Help Wanted: Machines Capable of Translating Foreign Language Data Into English

January 24, 2017

IARPA intends to advance information retrieval technology.

U.S. intelligence community researchers need technology capable of retrieving information from a multilingual repository and converting the data into English.

The Intelligence Advanced Research Projects Activity (IARPA) released a broad agency announcement late last week for the Machine Translation for English Retrieval of Information in Any Language (MATERIAL) program. The program aims to develop an English-in, English-out capability in which questions asked in English are answered the same way. Proposals are due March 20.
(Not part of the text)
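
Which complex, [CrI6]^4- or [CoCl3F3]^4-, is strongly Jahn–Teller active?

[CrI6]^4-

[CrI6]^4-: Ligand charges: each iodide is −1. With an overall charge of −4 the chromium centre must be in the +2 oxidation state. Chromium is a group-6 element; Cr(II) is therefore d⁴. Iodide is a weak-field ligand for a first-row metal, so the complex is high-spin. The t₂g³e_g¹ (high-spin) configuration has an unevenly filled e_g set; the Jahn–Teller theorem predicts a tetragonal distortion (typically axial elongation) to lift the degeneracy.
[CoCl3F3]^4-: Summing ligand charges against the −4 overall charge gives an oxidation state of +2 for cobalt. Co sits in group 9, so the d-electron count is 9 − 2 = 7. Chloride and fluoride are weak-field ligands for a first-row metal, so the complex is high-spin. The d⁷ configuration leaves the e_g set evenly filled (or empty) — no strong Jahn–Teller driving force.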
Not only will the MATERIAL technology need to convert information in other languages to English, but it also will need to provide answers tailored to a specific domain. For example, users in the government and health domains searching for information on the Zika virus will receive data specific to their needs, and individuals in the science and education domains will receive different information when querying Asperger’s syndrome.

Current methods to produce similar technologies require a substantial investment in training data and/or language-specific development and expertise, entailing many months or years of development, the program’s website explains. Program officials intend to drastically decrease the time and data needed to field systems capable of fulfilling an English-in, English-out task.

Limited machine translation and automatic speech recognition training data will be provided from multiple low-resource languages to enable performers to learn how to quickly adapt their methods to a wide variety of materials in various genres and domains. As the program progresses, performers will apply and adapt these methods in increasingly shortened time frames to new languages. Program data will include formal and informal genres of text and speech, which will not be fully captured by the training data. Images and video are out of scope for this program.

Performers will be evaluated, relative to a baseline system, on their ability to accurately retrieve materials relevant to an English domain-specific query from a database of multidomain, multigenre documents in a low-resource language, and their ability to convey the relevance of those documents through summaries presented to English speaking domain experts.

To develop such an end-to-end system, large multidisciplinary teams will be required to have expertise in a number of relevant technical areas including, but not limited to, natural language processing, low-resource languages, machine translation, corpora analysis, domain adaptation, computational linguistics, speech recognition, language identification, semantics, summarization, information retrieval and machine learning. Since language-independent approaches with quick ramp-up time are sought, foreign language expertise in the languages of the program is not expected. IARPA anticipates that universities and companies from around the world will participate in this research program. Researchers will be encouraged to publish their findings in publicly available academic journals.